05.10.2016

Aide juridictionnelle : pour que les avocats de St-Martin soient indemnisés de leurs frais de transport

La semaine dernière, le sénateur guyanais Georges Patient a plaidé la cause des avocats des Antilles-Guyane dans le cadre du projet de loi de modernisation de la justice du XXIe siècle.

Lors de la discussion générale au Sénat portant sur le chapitre «renforcer la politique d’accès au droit» du projet de loi de modernisation de la justice du XXIe siècle, l’élu guyanais George Patient, a fait valoir les contraintes des avocats ultramarins lorsqu’ils sont désignés d’office, au titre de l’aide juridictionnelle.

«L’accès au droit et à la justice est inégalement garanti entre la France hexagonale et la France des outre-mer.

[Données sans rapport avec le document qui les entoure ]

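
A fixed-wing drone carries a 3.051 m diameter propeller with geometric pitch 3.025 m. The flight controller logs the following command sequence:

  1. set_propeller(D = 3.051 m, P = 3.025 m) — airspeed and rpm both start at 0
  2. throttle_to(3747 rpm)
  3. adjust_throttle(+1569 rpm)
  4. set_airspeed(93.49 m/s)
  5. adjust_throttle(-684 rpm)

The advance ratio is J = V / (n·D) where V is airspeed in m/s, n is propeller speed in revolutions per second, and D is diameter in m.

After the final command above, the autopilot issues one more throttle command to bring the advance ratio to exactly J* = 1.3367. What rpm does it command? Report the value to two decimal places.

rpm = 1375.44

set_propeller: D = 3.051 m, P = 3.025 m (p = P/D = 0.991478); state ← (V=0, rpm=0)
throttle_to(3747): rpm ← 3747
adjust_throttle(+1569): rpm ← 3747 +1569 = 5316
set_airspeed(93.49): V ← 93.49 m/s
adjust_throttle(-684): rpm ← 5316 -684 = 4632
final state: V = 93.49 m/s, rpm = 4632 → n = rpm/60 = 77.200000 rev/s
target J* = 1.3367; solve J* = V/(n·D) for n: n = V/(J*·D) = 93.49/(1.3367 × 3.051) = 22.923926 rev/s
rpm = 60·n = 1375.435580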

Il existe de fortes disparités dans nombre de domaines, notamment en matière d’aide juridictionnelle», a commenté le sénateur. «En effet, l’aide juridictionnelle pose des difficultés réelles en termes de territorialité en outre-mer, ce qui n’est pas le cas dans l’Hexagone. Ainsi, un avocat ultramarin doit exposer, pour exercer sa mission d’aide juridictionnelle, des dépenses de déplacement non prises en charge par l’État», a-t-il poursuivi. Et de citer notamment l’exemple du barreau de l’archipel guadeloupéen et de sa «triple insularité». «Les avocats des îles de Saint-Martin et de Saint-Barthélemy sont rattachés au barreau départemental de la Guadeloupe, située à plus de 230 kilomètres. C’est ainsi le seul territoire ultramarin qui offre une triple insularité géographique et institutionnelle», a-t-il souligné.

Or, en Polynésie française, l’État a pris des dispositions afin d’indemniser de leurs frais de transport les avocats de Polynésie française désignés pour assurer la défense des justiciables au titre de l’aide juridictionnelle. «Mais rien de tel n’est prévu pour les avocats des autres territoires ultramarins», commente Georges Patient qui avait déposé un amendement visant régler ce problème. Toutefois, il a été déclaré irrecevable.